Whether you're just starting your career in a brand new set of whites, or you've been in the game a long time, there are always ways you can work on your speed and efficiency in the kitchen. Here are a few tips you can use to do so.
"Treat every plate as a learning experience."
1. Learn from your mistakes
This piece of advice is tried and true for a reason. Every new cook or chef is going to make some mistakes. In technical terms, you might make the wrong cuts or cook the food too long. From a managerial standpoint, you might not make your orders clear enough. These things happen. On the culinary blog Food 52, where real kitchen staff share their experiences, one chef said that, in a kitchen, there's no time for excuses. Treat every plate as a learning opportunity. If you make a mistake, ask for help. You'll do better the next time around, and you'll improve your skills in the process.
2. Dress properly
Bon Appetit magazine reported that one of the best things a new cook can do is to dress the part. Not only should you be dressed in your kitchen whites, you need to have a pair of comfortable shoes. Being on your feet all day can be exhausting, and the wrong pair of shoes will only make things worse. The right pair of shoes, however, can keep you going all day. It's also a good idea to wear slip-resistant shoes because you never know when grease, fat or something else that's slippery might spill on the floor of your workstation.

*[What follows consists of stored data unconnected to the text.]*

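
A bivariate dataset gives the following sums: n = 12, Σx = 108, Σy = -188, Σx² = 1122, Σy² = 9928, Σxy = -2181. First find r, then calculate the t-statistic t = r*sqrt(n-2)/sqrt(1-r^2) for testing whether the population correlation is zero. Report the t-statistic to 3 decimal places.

S_xy = nΣxy − ΣxΣy = 12·(-2181) − 108·(-188) = -26172 − (-20304) = -5868
S_xx = nΣx² − (Σx)² = 12·1122 − 108² = 13464 − 11664 = 1800
S_yy = nΣy² − (Σy)² = 12·9928 − (-188)² = 119136 − 35344 = 83792
r = S_xy / √(S_xx·S_yy) = -5868 / √(1800·83792) = -5868 / √150825600 = -5868 / 12281.1074 = -0.4778
t = r·√(n−2)/√(1−r²) = -0.4778·√10 / √(1−0.228293) = -1.510936 / 0.878469 = -1.720

-1.720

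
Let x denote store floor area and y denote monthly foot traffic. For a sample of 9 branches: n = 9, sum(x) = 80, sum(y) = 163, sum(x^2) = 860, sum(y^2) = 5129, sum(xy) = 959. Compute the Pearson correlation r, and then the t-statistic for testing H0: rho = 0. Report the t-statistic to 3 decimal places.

S_xy = nΣxy − ΣxΣy = 9·959 − 80·163 = 8631 − 13040 = -4409
S_xx = nΣx² − (Σx)² = 9·860 − 80² = 7740 − 6400 = 1340
S_yy = nΣy² − (Σy)² = 9·5129 − 163² = 46161 − 26569 = 19592
r = S_xy / √(S_xx·S_yy) = -4409 / √(1340·19592) = -4409 / √26253280 = -4409 / 5123.7955 = -0.8605
t = r·√(n−2)/√(1−r²) = -0.8605·√7 / √(1−0.740460) = -2.276669 / 0.509451 = -4.469

-4.469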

When there's no time to clean up, safety shoes will keep you on your feet.
3. Get organized
They say a cluttered desk is the product of a cluttered mind – the same goes for a kitchen workstation. When you arrive at the start of your shift, make sure you have everything you'll need for the rest of the night. Your knives should be sharpened and everything should be sparkling and clean. Then, at the end of your shift, wash up as much as possible and get everything in order for the next day. Getting into a routine will make these habits stick.
4. Use your words
A busy kitchen is quite a sight to behold, and it's an even crazier experience when you're in the middle of it. As you move around the kitchen and your team members, you need to let them know where you are. If your chef is focused on his grill and you need to get behind him, give a shout as you do so, or you might get run over. This is the best way to avoid bumps, spills and other more serious accidents.